On a touchscreen, swipe in any direction to start. Swiping can also be used to move. 

"Pathways, Desire Lines" is a prototype, and represents an attempt to condense some of the core findings and literature of my doctoral thesis into a minimalist and accessible multimedia form. I am in the final phases of researching the ukulele's "third wave" of popularity in the United Kingdom beginning at the turn of the new millennium, and at times I find myself feeling overwhelmed at the task of trying to translate the ideas and narratives I'm wrestling with into an accessible form, which feels incongruous with a musical world in which accessibility and inclusiveness are primary concerns.

The game (really more of a series of spaces to explore; there are no high scores, and no competitive element, much like the musical pathways it describes) is a very incomplete meditation on my thesis findings, but I nonetheless hope it captures both some of my central ideas, and the sense of play and finding-out that has been present for me as a researcher throughout the project. 

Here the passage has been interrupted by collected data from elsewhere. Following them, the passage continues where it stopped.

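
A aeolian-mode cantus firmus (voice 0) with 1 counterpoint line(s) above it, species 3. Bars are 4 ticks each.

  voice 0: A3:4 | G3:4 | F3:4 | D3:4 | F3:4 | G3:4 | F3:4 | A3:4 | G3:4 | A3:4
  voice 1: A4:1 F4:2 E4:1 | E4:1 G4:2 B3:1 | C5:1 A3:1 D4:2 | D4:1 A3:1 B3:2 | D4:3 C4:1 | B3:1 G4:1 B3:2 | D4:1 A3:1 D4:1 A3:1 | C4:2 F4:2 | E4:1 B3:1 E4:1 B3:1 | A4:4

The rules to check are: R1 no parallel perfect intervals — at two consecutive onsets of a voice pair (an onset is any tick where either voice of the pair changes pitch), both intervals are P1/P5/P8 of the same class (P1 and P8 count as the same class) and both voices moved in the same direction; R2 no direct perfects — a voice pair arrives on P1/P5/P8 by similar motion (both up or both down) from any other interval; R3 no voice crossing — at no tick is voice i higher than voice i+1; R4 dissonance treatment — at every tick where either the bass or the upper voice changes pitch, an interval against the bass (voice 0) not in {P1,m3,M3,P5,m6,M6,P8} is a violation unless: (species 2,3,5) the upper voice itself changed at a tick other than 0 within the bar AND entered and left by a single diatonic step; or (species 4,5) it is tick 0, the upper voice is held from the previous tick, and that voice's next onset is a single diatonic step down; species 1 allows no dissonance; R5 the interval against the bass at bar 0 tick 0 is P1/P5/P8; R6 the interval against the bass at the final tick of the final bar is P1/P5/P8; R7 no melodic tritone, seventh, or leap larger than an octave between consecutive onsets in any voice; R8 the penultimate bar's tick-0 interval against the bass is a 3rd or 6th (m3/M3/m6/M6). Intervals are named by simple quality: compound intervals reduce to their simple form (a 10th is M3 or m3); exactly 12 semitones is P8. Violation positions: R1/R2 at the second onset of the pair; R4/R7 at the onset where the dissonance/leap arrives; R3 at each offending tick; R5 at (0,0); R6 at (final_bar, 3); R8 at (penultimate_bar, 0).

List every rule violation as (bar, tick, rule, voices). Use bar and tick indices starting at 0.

(2, 0, R7, (1,))
(2, 1, R7, (1,))
(9, 0, R2, (0, 1))
(9, 0, R7, (1,))

bar 0: v0=A3 v1=A4 downbeat P8
bar 1: v0=G3 v1=E4 downbeat M6
bar 2: v0=F3 v1=C5 downbeat P5
bar 3: v0=D3 v1=D4 downbeat P8
bar 4: v0=F3 v1=D4 downbeat M6
bar 5: v0=G3 v1=B3 downbeat M3
bar 6: v0=F3 v1=D4 downbeat M6
bar 7: v0=A3 v1=C4 downbeat m3
bar 8: v0=G3 v1=E4 downbeat M6
bar 9: v0=A3 v1=A4 downbeat P8
  -> R7 @ bar 2 tick 0 v(1,): B3->C5 leap 13st
  -> R7 @ bar 2 tick 1 v(1,): C5->A3 leap 15st
  -> R2 @ bar 9 tick 0 v(0, 1): G3/B3 M3 -> A3/A4 P8 similar
  -> R7 @ bar 9 tick 0 v(1,): B3->A4 leap 10st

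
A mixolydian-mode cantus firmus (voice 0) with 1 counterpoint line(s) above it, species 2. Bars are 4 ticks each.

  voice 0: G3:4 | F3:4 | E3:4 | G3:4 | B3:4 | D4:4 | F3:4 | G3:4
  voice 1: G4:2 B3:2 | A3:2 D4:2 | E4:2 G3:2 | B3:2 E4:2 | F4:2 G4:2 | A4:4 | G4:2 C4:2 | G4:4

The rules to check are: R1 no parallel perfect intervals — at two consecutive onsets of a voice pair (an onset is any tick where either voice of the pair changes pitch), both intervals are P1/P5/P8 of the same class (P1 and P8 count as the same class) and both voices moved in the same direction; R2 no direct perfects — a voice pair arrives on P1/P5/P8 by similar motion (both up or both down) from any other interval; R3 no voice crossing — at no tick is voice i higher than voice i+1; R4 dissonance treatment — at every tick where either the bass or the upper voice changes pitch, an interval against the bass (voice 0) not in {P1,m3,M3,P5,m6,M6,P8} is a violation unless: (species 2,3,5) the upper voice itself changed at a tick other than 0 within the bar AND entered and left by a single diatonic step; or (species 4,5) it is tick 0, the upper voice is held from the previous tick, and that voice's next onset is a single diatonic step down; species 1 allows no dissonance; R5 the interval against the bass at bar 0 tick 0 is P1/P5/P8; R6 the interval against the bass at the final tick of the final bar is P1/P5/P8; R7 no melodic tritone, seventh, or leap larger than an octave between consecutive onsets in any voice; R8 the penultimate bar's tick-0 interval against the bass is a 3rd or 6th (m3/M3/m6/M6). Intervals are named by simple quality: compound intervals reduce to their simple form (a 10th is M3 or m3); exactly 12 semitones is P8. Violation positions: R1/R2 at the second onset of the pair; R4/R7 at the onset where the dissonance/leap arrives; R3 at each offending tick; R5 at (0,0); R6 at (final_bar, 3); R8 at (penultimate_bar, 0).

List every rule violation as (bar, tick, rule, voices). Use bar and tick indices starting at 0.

bar 0: v0=G3 v1=G4 downbeat P8
bar 1: v0=F3 v1=A3 downbeat M3
bar 2: v0=E3 v1=E4 downbeat P8
bar 3: v0=G3 v1=B3 downbeat M3
bar 4: v0=B3 v1=F4 downbeat TT
bar 5: v0=D4 v1=A4 downbeat P5
bar 6: v0=F3 v1=G4 downbeat M2
bar 7: v0=G3 v1=G4 downbeat P8
  -> R4 @ bar 4 tick 0 v(0, 1): B3/F4 TT untreated
  -> R2 @ bar 5 tick 0 v(0, 1): B3/G4 m6 -> D4/A4 P5 similar
  -> R4 @ bar 6 tick 0 v(0, 1): F3/G4 M2 untreated
  -> R8 @ bar 6 tick 0 v(0, 1): penult M2 not 3rd/6th
  -> R2 @ bar 7 tick 0 v(0, 1): F3/C4 P5 -> G3/G4 P8 similar

(4, 0, R4, (0, 1))
(5, 0, R2, (0, 1))
(6, 0, R4, (0, 1))
(6, 0, R8, (0, 1))
(7, 0, R2, (0, 1))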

This project does not reproduce any of my data as it will appear in the final thesis, both for reasons of participants' privacy, and to sidestep issues of data publication. I lean heavily on Annette Markham's method of "fabrication", which involves "creative, bricolage-style transfiguration of original data into composite accounts or representational interactions". Real experiences and findings have been combined, conflated, fictionalised and representatively adapted. This is also rather helpful in transforming the content of a 100,000 word document into a sub-5-minute game!

Pathways, Desire Lines is built using the Bitsy game engine, a web application by Adam LeDoux designed for minimalist storytelling and exploration. Bitsy's constraints are, at times, extreme (by default it allows only three colours per game -- I have hacked it here to introduce a fourth!), but its simplicity and limitations mean that it does not require any coding ability. In this respect, it seemed a perfect medium to explore the feel of a musical world in which skill is often irrelevant to worth and meaning.